August 6, 2001

Polls Show Reduction Of Soldiers’ Opposition To Gays

New Surveys Examine Shifting Attitudes Among Military and Civilian Populations

SANTA BARBARA, CA — The growing visibility of gays and lesbians in a variety of American institutions has helped to reduce opposition to permitting them to serve in the military, according to scholars and pollsters who study the topic. The release of a new batch of surveys and academic studies offers fresh evidence that Americans’ attitudes toward gay service members are changing.

For the first time, polls now show a majority of Americans in favor of allowing gays to serve *openly* in the military. In a new study to be published this fall by MIT Press, two military sociologists report that 56% of the general public responded affirmatively to a survey asking if they thought gay men and lesbians should be allowed to serve *openly* in the armed forces. Ever since “don’t ask, don’t tell” introduced a distinction between serving openly and serving in the closet, all subsequent polls have shown public support for letting gays serve, but only if they kept their sexual orientation private.

“The military is a reflection of the society it exists to defend,” says Loyola University Chicago Professor John Allen Williams, co-author of the MIT study, “and American society is becoming more tolerant of different lifestyle choices. Sooner or later these changes will filter into the military.
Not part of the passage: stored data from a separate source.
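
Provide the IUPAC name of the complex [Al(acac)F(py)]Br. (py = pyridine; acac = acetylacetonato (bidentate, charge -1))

The 1 bromide counter-ion carries a total charge of -1, so each complex ion is 1+.
Ligand charges: 1×pyridine (neutral), 1×acetylacetonato (-1 each), 1×fluoro (-1 each); total -2. So Al + (-2) = 1+, giving Al = +3.
Ligands are named alphabetically: acetylacetonato before fluoro before pyridine.

(acetylacetonato)fluoro(pyridine)aluminium(III) bromide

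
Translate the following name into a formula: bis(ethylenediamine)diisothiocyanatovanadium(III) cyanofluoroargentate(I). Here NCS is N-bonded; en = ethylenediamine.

Cation [V…]: ligand charges -2, V(III) ⇒ ion charge 1+.
Anion [Ag…]: ligand charges -2, Ag(I) ⇒ ion charge 1−.
One 1+ cation balances one 1− anion.

[V(en)2(NCS)2][Ag(CN)F]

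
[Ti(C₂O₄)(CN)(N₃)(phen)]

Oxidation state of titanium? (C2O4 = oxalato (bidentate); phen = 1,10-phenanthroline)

No counter-ion: the bracketed complex is neutral.
Ligand charges: 1×CN = -1; 1×N3 = -1; 1×C2O4 = -2; 1×phen neutral; sum -4.
Ti + (-4) = 0 ⇒ Ti is +4.

+4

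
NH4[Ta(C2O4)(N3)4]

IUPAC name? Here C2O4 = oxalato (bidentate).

The 1 ammonium counter-ion carries a total charge of +1, so each complex ion is 1−.
Ligand charges: 4×azido (-1 each), 1×oxalato (-2 each); total -6. So Ta + (-6) = 1−, giving Ta = +5.
The complex ion is anionic, so tantalum takes the -ate form tantalate(V).

ammonium tetraazidooxalatotantalate(V)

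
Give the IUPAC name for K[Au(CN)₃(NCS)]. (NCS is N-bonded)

The 1 potassium counter-ion carries a total charge of +1, so each complex ion is 1−.
Ligand charges: 3×cyano (-1 each), 1×isothiocyanato (-1 each); total -4. So Au + (-4) = 1−, giving Au = +3.
The complex ion is anionic, so gold takes the -ate form aurate(III).

potassium tricyanoisothiocyanatoaurate(III)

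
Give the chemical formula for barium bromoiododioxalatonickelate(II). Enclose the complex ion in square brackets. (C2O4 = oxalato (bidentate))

Ba2[NiBr(C2O4)2I]

Ligands: 1 iodo (I, -1), 2 oxalato (C2O4, -2), 1 bromo (Br, -1). Ligand charge sum = -6.
Charge balance with barium (+2) requires 1 complex ion per 2 barium.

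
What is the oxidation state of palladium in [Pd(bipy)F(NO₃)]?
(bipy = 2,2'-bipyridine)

+2

No counter-ion: the bracketed complex is neutral.
Ligand charges: 1×NO3 = -1; 1×bipy neutral; 1×F = -1; sum -2.
Pd + (-2) = 0 ⇒ Pd is +2.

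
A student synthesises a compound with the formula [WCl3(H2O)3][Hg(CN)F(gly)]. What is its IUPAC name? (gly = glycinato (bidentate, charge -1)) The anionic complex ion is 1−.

Both ions are complex: the cation is named first with the plain metal name, the anion second with the -ate form; each ion's ligands are alphabetised independently.
The complex anion is given as 1−; its ligand charges sum to -3, so Hg = +2.
A 1:1 salt means the cation carries the equal and opposite charge, 1+.
Cation: ligand charges sum to -3; for the ion to be 1+, W = +4.

triaquatrichlorotungsten(IV) cyanofluoro(glycinato)mercurate(II)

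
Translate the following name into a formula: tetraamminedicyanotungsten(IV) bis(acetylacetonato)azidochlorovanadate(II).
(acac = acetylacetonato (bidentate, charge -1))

[W(CN)2(NH3)4][V(acac)2Cl(N3)]

Cation [W…]: ligand charges -2, W(IV) ⇒ ion charge 2+.
Anion [V…]: ligand charges -4, V(II) ⇒ ion charge 2−.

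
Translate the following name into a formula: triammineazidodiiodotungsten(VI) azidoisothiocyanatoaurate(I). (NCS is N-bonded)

[WI2(N3)(NH3)3][Au(N3)(NCS)]3

Cation [W…]: ligand charges -3, W(VI) ⇒ ion charge 3+.
Anion [Au…]: ligand charges -2, Au(I) ⇒ ion charge 1−.
One 3+ cation requires 3 of the 1− anion.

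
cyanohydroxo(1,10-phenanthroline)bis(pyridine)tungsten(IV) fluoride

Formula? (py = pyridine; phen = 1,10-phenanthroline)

[W(CN)(OH)(phen)(py)2]F2

Ligands: 1 hydroxo (OH, -1), 2 pyridine (py, neutral), 1 1,10-phenanthroline (phen, neutral), 1 cyano (CN, -1). Ligand charge sum = -2.
With W in oxidation state +4, the complex ion is [W...]^2+.
Charge balance with fluoride (-1) requires 1 complex ion per 2 fluoride.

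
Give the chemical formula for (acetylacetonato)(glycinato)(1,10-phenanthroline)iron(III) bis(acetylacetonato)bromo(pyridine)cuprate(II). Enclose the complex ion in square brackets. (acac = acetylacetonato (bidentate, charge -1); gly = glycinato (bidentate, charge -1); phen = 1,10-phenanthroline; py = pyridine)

Cation [Fe…]: ligand charges -2, Fe(III) ⇒ ion charge 1+.
Anion [Cu…]: ligand charges -3, Cu(II) ⇒ ion charge 1−.
One 1+ cation balances one 1− anion.

[Fe(acac)(gly)(phen)][Cu(acac)2Br(py)]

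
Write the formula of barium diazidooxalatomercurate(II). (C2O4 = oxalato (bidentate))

Ba[Hg(C2O4)(N3)2]

Ligands: 1 oxalato (C2O4, -2), 2 azido (N3, -1). Ligand charge sum = -4.
With Hg in oxidation state +2, the complex ion is [Hg...]^2−.
Charge balance with barium (+2) requires 1 complex ion per 1 barium.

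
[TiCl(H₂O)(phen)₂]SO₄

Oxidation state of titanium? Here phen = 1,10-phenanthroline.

+3

1 sulfate outside the brackets (-2 each) → the complex ion is 2+.
Ligand charges: 1×H2O neutral; 1×Cl = -1; 2×phen neutral; sum -1.
Ti + (-1) = 2+ ⇒ Ti is +3.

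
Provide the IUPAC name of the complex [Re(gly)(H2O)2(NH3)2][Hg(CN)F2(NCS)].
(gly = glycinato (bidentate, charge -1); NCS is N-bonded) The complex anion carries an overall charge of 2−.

Both ions are complex: the cation is named first with the plain metal name, the anion second with the -ate form; each ion's ligands are alphabetised independently.
The complex anion is given as 2−; its ligand charges sum to -4, so Hg = +2.
A 1:1 salt means the cation carries the equal and opposite charge, 2+.
Cation: ligand charges sum to -1; for the ion to be 2+, Re = +3.

diamminediaqua(glycinato)rhenium(III) cyanodifluoroisothiocyanatomercurate(II)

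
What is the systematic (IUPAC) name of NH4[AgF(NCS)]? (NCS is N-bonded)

The 1 ammonium counter-ion carries a total charge of +1, so each complex ion is 1−.
Ligand charges: 1×fluoro (-1 each), 1×isothiocyanato (-1 each); total -2. So Ag + (-2) = 1−, giving Ag = +1.
The complex ion is anionic, so silver takes the -ate form argentate(I).

ammonium fluoroisothiocyanatoargentate(I)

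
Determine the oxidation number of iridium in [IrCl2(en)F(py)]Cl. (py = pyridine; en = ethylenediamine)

1 chloride outside the brackets (-1 each) → the complex ion is 1+.
Ligand charges: 1×py neutral; 1×en neutral; 2×Cl = -2; 1×F = -1; sum -3.
Ir + (-3) = 1+ ⇒ Ir is +4.

+4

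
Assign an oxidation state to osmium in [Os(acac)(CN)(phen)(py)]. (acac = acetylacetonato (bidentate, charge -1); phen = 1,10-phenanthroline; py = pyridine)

No counter-ion: the bracketed complex is neutral.
Ligand charges: 1×acac = -1; 1×phen neutral; 1×py neutral; 1×CN = -1; sum -2.
Os + (-2) = 0 ⇒ Os is +2.

+2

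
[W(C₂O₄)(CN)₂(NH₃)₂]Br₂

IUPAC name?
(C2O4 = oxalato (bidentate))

The 2 bromide counter-ions carry a total charge of -2, so each complex ion is 2+.
Ligand charges: 1×oxalato (-2 each), 2×ammine (neutral), 2×cyano (-1 each); total -4. So W + (-4) = 2+, giving W = +6.
Ligands are named alphabetically: ammine before cyano before oxalato.

diamminedicyanooxalatotungsten(VI) bromide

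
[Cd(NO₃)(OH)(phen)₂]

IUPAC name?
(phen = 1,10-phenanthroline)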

They will not be without problems, and it will be up to people of good will to work them out.” The second co-author of the MIT study is UCLA Professor Laura Miller.
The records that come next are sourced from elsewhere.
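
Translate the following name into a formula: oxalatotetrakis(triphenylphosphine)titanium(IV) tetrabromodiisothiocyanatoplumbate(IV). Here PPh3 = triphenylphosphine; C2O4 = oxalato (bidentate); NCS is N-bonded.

[Ti(C2O4)(PPh3)4][PbBr4(NCS)2]

Cation [Ti…]: ligand charges -2, Ti(IV) ⇒ ion charge 2+.
Anion [Pb…]: ligand charges -6, Pb(IV) ⇒ ion charge 2−.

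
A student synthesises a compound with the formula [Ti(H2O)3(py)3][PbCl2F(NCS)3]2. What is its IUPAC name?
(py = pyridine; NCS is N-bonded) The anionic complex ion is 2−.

Both ions are complex: the cation is named first with the plain metal name, the anion second with the -ate form; each ion's ligands are alphabetised independently.
The complex anion is given as 2−; its ligand charges sum to -6, so Pb = +4.
With 2 anions per cation, the cation must be 2×2 = 4+.
Cation: ligand charges sum to 0; for the ion to be 4+, Ti = +4.

triaquatris(pyridine)titanium(IV) dichlorofluorotriisothiocyanatoplumbate(IV)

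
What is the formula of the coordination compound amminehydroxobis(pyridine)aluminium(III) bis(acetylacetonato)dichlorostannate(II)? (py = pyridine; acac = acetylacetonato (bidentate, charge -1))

Cation [Al…]: ligand charges -1, Al(III) ⇒ ion charge 2+.
Anion [Sn…]: ligand charges -4, Sn(II) ⇒ ion charge 2−.
One 2+ cation balances one 2− anion.

[Al(NH3)(OH)(py)2][Sn(acac)2Cl2]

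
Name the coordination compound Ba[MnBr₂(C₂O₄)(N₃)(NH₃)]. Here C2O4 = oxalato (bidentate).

barium ammineazidodibromooxalatomanganate(III)

The 1 barium counter-ion carries a total charge of +2, so each complex ion is 2−.
Ligand charges: 2×bromo (-1 each), 1×ammine (neutral), 1×oxalato (-2 each), 1×azido (-1 each); total -5. So Mn + (-5) = 2−, giving Mn = +3.
The complex ion is anionic, so manganese takes the -ate form manganate(III).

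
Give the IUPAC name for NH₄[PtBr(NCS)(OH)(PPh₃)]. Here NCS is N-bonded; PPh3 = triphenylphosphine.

The 1 ammonium counter-ion carries a total charge of +1, so each complex ion is 1−.
Ligand charges: 1×hydroxo (-1 each), 1×bromo (-1 each), 1×isothiocyanato (-1 each), 1×triphenylphosphine (neutral); total -3. So Pt + (-3) = 1−, giving Pt = +2.
Ligands are named alphabetically: bromo before hydroxo before isothiocyanato before triphenylphosphine.
The complex ion is anionic, so platinum takes the -ate form platinate(II).

ammonium bromohydroxoisothiocyanato(triphenylphosphine)platinate(II)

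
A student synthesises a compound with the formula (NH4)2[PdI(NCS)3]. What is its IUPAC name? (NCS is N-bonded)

The 2 ammonium counter-ions carry a total charge of +2, so each complex ion is 2−.
Ligand charges: 3×isothiocyanato (-1 each), 1×iodo (-1 each); total -4. So Pd + (-4) = 2−, giving Pd = +2.
The complex ion is anionic, so palladium takes the -ate form palladate(II).

ammonium iodotriisothiocyanatopalladate(II)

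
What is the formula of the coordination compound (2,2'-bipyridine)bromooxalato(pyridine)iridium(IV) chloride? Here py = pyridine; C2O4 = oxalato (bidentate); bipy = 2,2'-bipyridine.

Ligands: 1 pyridine (py, neutral), 1 bromo (Br, -1), 1 oxalato (C2O4, -2), 1 2,2'-bipyridine (bipy, neutral). Ligand charge sum = -3.
With Ir in oxidation state +4, the complex ion is [Ir...]^1+.
Charge balance with chloride (-1) requires 1 complex ion per 1 chloride.

[Ir(bipy)Br(C2O4)(py)]Cl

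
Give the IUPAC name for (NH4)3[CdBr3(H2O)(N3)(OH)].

The 3 ammonium counter-ions carry a total charge of +3, so each complex ion is 3−.
Ligand charges: 3×bromo (-1 each), 1×hydroxo (-1 each), 1×azido (-1 each), 1×aqua (neutral); total -5. So Cd + (-5) = 3−, giving Cd = +2.
Ligands are named alphabetically: aqua before azido before bromo before hydroxo.
The complex ion is anionic, so cadmium takes the -ate form cadmate(II).

ammonium aquaazidotribromohydroxocadmate(II)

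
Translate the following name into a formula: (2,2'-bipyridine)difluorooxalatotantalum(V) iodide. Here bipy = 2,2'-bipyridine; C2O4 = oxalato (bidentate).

Ligands: 1 2,2'-bipyridine (bipy, neutral), 2 fluoro (F, -1), 1 oxalato (C2O4, -2). Ligand charge sum = -4.
With Ta in oxidation state +5, the complex ion is [Ta...]^1+.
Charge balance with iodide (-1) requires 1 complex ion per 1 iodide.

[Ta(bipy)(C2O4)F2]I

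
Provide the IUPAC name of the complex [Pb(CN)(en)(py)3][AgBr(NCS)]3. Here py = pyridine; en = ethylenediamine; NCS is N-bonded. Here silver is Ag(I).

Both ions are complex: the cation is named first with the plain metal name, the anion second with the -ate form; each ion's ligands are alphabetised independently.
Ag is given as +1; the anion's ligand charges sum to -2, so the complex anion is 1−.
With 3 anions per cation, the cation must be 3×1 = 3+.
Cation: ligand charges sum to -1; for the ion to be 3+, Pb = +4.

cyano(ethylenediamine)tris(pyridine)lead(IV) bromoisothiocyanatoargentate(I)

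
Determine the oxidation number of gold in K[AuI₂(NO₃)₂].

+3

1 potassium outside the brackets (+1 each) → the complex ion is 1−.
Ligand charges: 2×I = -2; 2×NO3 = -2; sum -4.
Au + (-4) = 1− ⇒ Au is +3.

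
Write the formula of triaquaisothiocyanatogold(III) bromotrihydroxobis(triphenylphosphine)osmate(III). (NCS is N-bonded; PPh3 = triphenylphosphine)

[Au(H2O)3(NCS)][OsBr(OH)3(PPh3)2]2

Cation [Au…]: ligand charges -1, Au(III) ⇒ ion charge 2+.
Anion [Os…]: ligand charges -4, Os(III) ⇒ ion charge 1−.
One 2+ cation requires 2 of the 1− anion.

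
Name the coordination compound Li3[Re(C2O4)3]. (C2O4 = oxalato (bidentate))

lithium trioxalatorhenate(III)

The 3 lithium counter-ions carry a total charge of +3, so each complex ion is 3−.
Ligand charges: 3×oxalato (-2 each); total -6. So Re + (-6) = 3−, giving Re = +3.
The complex ion is anionic, so rhenium takes the -ate form rhenate(III).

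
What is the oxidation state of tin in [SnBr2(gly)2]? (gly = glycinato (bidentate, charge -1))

+4

No counter-ion: the bracketed complex is neutral.
Ligand charges: 2×Br = -2; 2×gly = -2; sum -4.
Sn + (-4) = 0 ⇒ Sn is +4.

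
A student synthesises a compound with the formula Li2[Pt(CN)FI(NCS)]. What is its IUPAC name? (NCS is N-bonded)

The 2 lithium counter-ions carry a total charge of +2, so each complex ion is 2−.
Ligand charges: 1×isothiocyanato (-1 each), 1×iodo (-1 each), 1×fluoro (-1 each), 1×cyano (-1 each); total -4. So Pt + (-4) = 2−, giving Pt = +2.
Ligands are named alphabetically: cyano before fluoro before iodo before isothiocyanato.
The complex ion is anionic, so platinum takes the -ate form platinate(II).

lithium cyanofluoroiodoisothiocyanatoplatinate(II)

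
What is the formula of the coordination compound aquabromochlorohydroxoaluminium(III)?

[AlBrCl(H2O)(OH)]

Ligands: 1 aqua (H2O, neutral), 1 bromo (Br, -1), 1 chloro (Cl, -1), 1 hydroxo (OH, -1). Ligand charge sum = -3.
With Al in oxidation state +3, the complex ion is [Al...].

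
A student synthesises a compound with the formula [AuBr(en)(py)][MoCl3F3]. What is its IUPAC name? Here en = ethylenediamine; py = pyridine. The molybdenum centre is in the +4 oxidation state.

Mo is given as +4; the anion's ligand charges sum to -6, so the complex anion is 2−.
A 1:1 salt means the cation carries the equal and opposite charge, 2+.
Cation: ligand charges sum to -1; for the ion to be 2+, Au = +3.

bromo(ethylenediamine)(pyridine)gold(III) trichlorotrifluoromolybdate(IV)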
In a related trend, anti-gay sentiment within the military has declined over the last decade. A March, 2000 study by Major John W. Bicknell of the Naval Postgraduate School in Monterey, CA found that between 1994 and 1999, the percentage of U.S. Navy officers who “feel uncomfortable in the presence of homosexuals” decreased from 57.8% to 36.4%. According to another poll, since 1992 the percentage of U.S. Army men who “strongly oppose” gays serving in uniform dropped nearly in half, from 67% to 37%. The percentage of army women “strongly opposed” to gay troops fell from 32% to 16%.

Armando Estrada, a psychologist at the University of Texas, measured male Marines’ attitudes toward homosexuals in a 1999 study and found that on a scale of 0 to 100, the Marines’ average score was 47.52. “The specific number is not particularly significant,” says Nathaniel Frank, Director of Communications at the Center for the Study of Sexual Minorities in the Military, “but the larger point is that mild dislike, not hatred, seems to characterize the feelings of the average enlisted Marine about his gay comrades.”
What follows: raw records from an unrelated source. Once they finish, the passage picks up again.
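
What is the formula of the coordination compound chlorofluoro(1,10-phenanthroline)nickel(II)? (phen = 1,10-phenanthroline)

Ligands: 1 1,10-phenanthroline (phen, neutral), 1 fluoro (F, -1), 1 chloro (Cl, -1). Ligand charge sum = -2.
With Ni in oxidation state +2, the complex ion is [Ni...].

[NiClF(phen)]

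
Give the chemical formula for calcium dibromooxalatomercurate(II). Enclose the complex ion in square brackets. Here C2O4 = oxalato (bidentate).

Ligands: 2 bromo (Br, -1), 1 oxalato (C2O4, -2). Ligand charge sum = -4.
With Hg in oxidation state +2, the complex ion is [Hg...]^2−.
Charge balance with calcium (+2) requires 1 complex ion per 1 calcium.

Ca[HgBr2(C2O4)]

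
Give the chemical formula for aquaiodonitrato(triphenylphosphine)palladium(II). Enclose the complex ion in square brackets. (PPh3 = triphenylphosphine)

[Pd(H2O)I(NO3)(PPh3)]

Ligands: 1 iodo (I, -1), 1 triphenylphosphine (PPh3, neutral), 1 nitrato (NO3, -1), 1 aqua (H2O, neutral). Ligand charge sum = -2.
With Pd in oxidation state +2, the complex ion is [Pd...].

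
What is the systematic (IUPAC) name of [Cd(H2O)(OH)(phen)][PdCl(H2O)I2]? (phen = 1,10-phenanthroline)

Both ions are complex: the cation is named first with the plain metal name, the anion second with the -ate form; each ion's ligands are alphabetised independently.
Cadmium is always +2 in its complexes; the cation's ligand charges sum to -1, so the complex cation is 1+.
A 1:1 salt means the anion carries the equal and opposite charge, 1−.
Anion: ligand charges sum to -3; for the ion to be 1−, Pd = +2.

aquahydroxo(1,10-phenanthroline)cadmium(II) aquachlorodiiodopalladate(II)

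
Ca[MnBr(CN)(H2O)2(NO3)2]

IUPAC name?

The 1 calcium counter-ion carries a total charge of +2, so each complex ion is 2−.
Ligand charges: 2×nitrato (-1 each), 2×aqua (neutral), 1×cyano (-1 each), 1×bromo (-1 each); total -4. So Mn + (-4) = 2−, giving Mn = +2.
The complex ion is anionic, so manganese takes the -ate form manganate(II).

calcium diaquabromocyanodinitratomanganate(II)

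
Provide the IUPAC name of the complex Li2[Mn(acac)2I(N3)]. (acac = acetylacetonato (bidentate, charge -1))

The 2 lithium counter-ions carry a total charge of +2, so each complex ion is 2−.
Ligand charges: 2×acetylacetonato (-1 each), 1×azido (-1 each), 1×iodo (-1 each); total -4. So Mn + (-4) = 2−, giving Mn = +2.
Ligands are named alphabetically: acetylacetonato before azido before iodo.
The complex ion is anionic, so manganese takes the -ate form manganate(II).

lithium bis(acetylacetonato)azidoiodomanganate(II)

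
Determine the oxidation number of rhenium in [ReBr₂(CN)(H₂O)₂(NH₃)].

+3

No counter-ion: the bracketed complex is neutral.
Ligand charges: 2×H2O neutral; 2×Br = -2; 1×NH3 neutral; 1×CN = -1; sum -3.
Re + (-3) = 0 ⇒ Re is +3.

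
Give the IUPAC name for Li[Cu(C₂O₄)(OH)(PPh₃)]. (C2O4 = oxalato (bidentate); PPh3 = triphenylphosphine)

The 1 lithium counter-ion carries a total charge of +1, so each complex ion is 1−.
Ligand charges: 1×oxalato (-2 each), 1×hydroxo (-1 each), 1×triphenylphosphine (neutral); total -3. So Cu + (-3) = 1−, giving Cu = +2.
The complex ion is anionic, so copper takes the -ate form cuprate(II).

lithium hydroxooxalato(triphenylphosphine)cuprate(II)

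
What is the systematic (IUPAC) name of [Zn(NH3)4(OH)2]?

tetraamminedihydroxozinc(II)

There is no counter-ion, so the complex is neutral overall.
Ligand charges: 2×hydroxo (-1 each), 4×ammine (neutral); total -2. So Zn + (-2) = 0, giving Zn = +2.
Ligands are named alphabetically: ammine before hydroxo.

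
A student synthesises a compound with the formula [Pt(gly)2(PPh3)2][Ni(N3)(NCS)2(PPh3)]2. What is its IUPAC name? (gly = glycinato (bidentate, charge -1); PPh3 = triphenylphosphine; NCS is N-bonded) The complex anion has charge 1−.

Both ions are complex: the cation is named first with the plain metal name, the anion second with the -ate form; each ion's ligands are alphabetised independently.
The complex anion is given as 1−; its ligand charges sum to -3, so Ni = +2.
With 2 anions per cation, the cation must be 2×1 = 2+.
Cation: ligand charges sum to -2; for the ion to be 2+, Pt = +4.

bis(glycinato)bis(triphenylphosphine)platinum(IV) azidodiisothiocyanato(triphenylphosphine)nickelate(II)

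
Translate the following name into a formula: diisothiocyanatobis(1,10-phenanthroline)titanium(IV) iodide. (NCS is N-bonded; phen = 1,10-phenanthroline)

Ligands: 2 isothiocyanato (NCS, -1), 2 1,10-phenanthroline (phen, neutral). Ligand charge sum = -2.
Charge balance with iodide (-1) requires 1 complex ion per 2 iodide.

[Ti(NCS)2(phen)2]I2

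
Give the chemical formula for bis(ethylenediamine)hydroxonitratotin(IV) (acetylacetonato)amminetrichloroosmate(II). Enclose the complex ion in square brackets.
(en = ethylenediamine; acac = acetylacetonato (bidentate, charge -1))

[Sn(en)2(NO3)(OH)][Os(acac)Cl3(NH3)]

Cation [Sn…]: ligand charges -2, Sn(IV) ⇒ ion charge 2+.
Anion [Os…]: ligand charges -4, Os(II) ⇒ ion charge 2−.
One 2+ cation balances one 2− anion.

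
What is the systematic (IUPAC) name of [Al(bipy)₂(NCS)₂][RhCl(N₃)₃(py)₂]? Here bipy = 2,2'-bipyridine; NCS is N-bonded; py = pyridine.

Aluminium is always +3 in its complexes; the cation's ligand charges sum to -2, so the complex cation is 1+.
A 1:1 salt means the anion carries the equal and opposite charge, 1−.
Anion: ligand charges sum to -4; for the ion to be 1−, Rh = +3.

bis(2,2'-bipyridine)diisothiocyanatoaluminium(III) triazidochlorobis(pyridine)rhodate(III)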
New polling data also indicate that Republicans have demonstrated a growing acceptance of gays and lesbians in the military. Early this summer, the National Gay and Lesbian Task Force released a study by Alan Yang, a political scientist at Columbia University, that analyzed 2000 National Election Survey data. The study, which polled 1,807 adults during the fall of 2000, shows that 65.7% of Republicans now support the right of gays and lesbians to serve in the military, up from the 57% of self-described “conservatives” who favored gay troops in 1996.

Interestingly, according to a May, 2001 Gallup Poll, while a majority of Americans believe that homosexuality is an “acceptable alternative lifestyle,” most Americans have the impression that others find it unacceptable. That is, even those who identify as tolerant of gays and lesbians themselves, believe the rest of the country is not as tolerant. “Given that the primary rationale for the ban on openly gay soldiers is that most military personnel are intolerant of gays,” says Mr. Frank, “these polling data raise serious questions about the motivation and purpose of don’t ask, don’t tell.”